她又瞥到了地上的夹板,表情随之一僵。
“我想离开这,我不想待在这。”
许禾柠屏住呼吸,但还是被那股味道刺激得胃里面直犯恶心。
唐双艳不想让他们丢下她,不然等待她的还不知道是什么结果。
她剧烈地挣扎,人跟椅子一起重重地栽倒在地,陈深整张脸阴彻下去,许禾柠一眼都不再看他了,此时的她甚至没了生机般死气沉沉的。
季岫白带她出去,连淮站在外面,看到她时满面的担忧。
“少奶奶,您没事吧?”
许禾柠只是摇摇头,她看到原本守在门口的两个男人,此时闭着双眼就靠在旁边的墙上。
屋外的脚步声渐行渐远,唐双艳泪水流满脸颊,嘴里发出模糊的叫唤声。
梁琮上前,用脚踩住她的脸,“闭嘴,不然我让你全身上下没一处好皮!”
门敞开着,梁琮到外面一看,气得牙痒痒。
那两人不至于死了,他伸手将门拉上,就看到陈深在原地踱了几步。
他像是自言自语,又像是在问梁琮,“我做错了吗?我哪里错了?”
可许禾柠的眼神就是在告诉他,她一点都不喜欢他做的这些事,甚至是厌恶,难以接受。
梁琮自然和他是一路的,“深哥,你做的这些全部都是为她好,是她狗咬吕洞宾,不识好人心。”
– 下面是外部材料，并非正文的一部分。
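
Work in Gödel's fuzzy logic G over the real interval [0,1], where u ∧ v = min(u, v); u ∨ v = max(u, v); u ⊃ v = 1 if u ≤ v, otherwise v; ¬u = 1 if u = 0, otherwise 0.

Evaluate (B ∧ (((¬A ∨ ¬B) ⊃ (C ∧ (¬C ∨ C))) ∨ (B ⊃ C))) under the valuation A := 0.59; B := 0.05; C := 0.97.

¬A: Gödel ¬ of 0.59 = 0 (operand ≠ 0)
¬B: Gödel ¬ of 0.05 = 0 (operand ≠ 0)
(¬A ∨ ¬B) = max(0, 0) = 0
¬C: Gödel ¬ of 0.97 = 0 (operand ≠ 0)
(¬C ∨ C) = max(0, 0.97) = 0.97
(C ∧ (¬C ∨ C)) = min(0.97, 0.97) = 0.97
((¬A ∨ ¬B) ⊃ (C ∧ (¬C ∨ C))): 0 ≤ 0.97, so result = 1
(B ⊃ C): 0.05 ≤ 0.97, so result = 1
(((¬A ∨ ¬B) ⊃ (C ∧ (¬C ∨ C))) ∨ (B ⊃ C)) = max(1, 1) = 1
(B ∧ (((¬A ∨ ¬B) ⊃ (C ∧ (¬C ∨ C))) ∨ (B ⊃ C))) = min(0.05, 1) = 0.05

0.05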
他们花费了时间和精力,帮她把唐双艳绑过来出气,她倒好,许禾柠就是不识好歹!
陈深转过身来,眼神狠戾,语气也沉了下去。
“你骂谁是狗?”
梁琮嘴角轻搐,手往自己嘴巴上打。“我,我是狗。”
哎,他深哥要是不碰爱情这玩意就好了,那就是所向披靡。
梁琮将唐双艳连带着椅子又给拎起来,她头发丝沾在血淋淋的脸上,看陈深的眼神就像在看一个疯子。
陈深蹲下身,眼睛直勾勾望着唐双艳。
这是怎样的一双眼睛,比少年时他逼近她时更要可怕几分,她不敢对视,即便嘴里的毛巾被拿出来后,她还是不敢吱声。
陈深嘴角噙了抹冷笑,问她,“我做错了吗?”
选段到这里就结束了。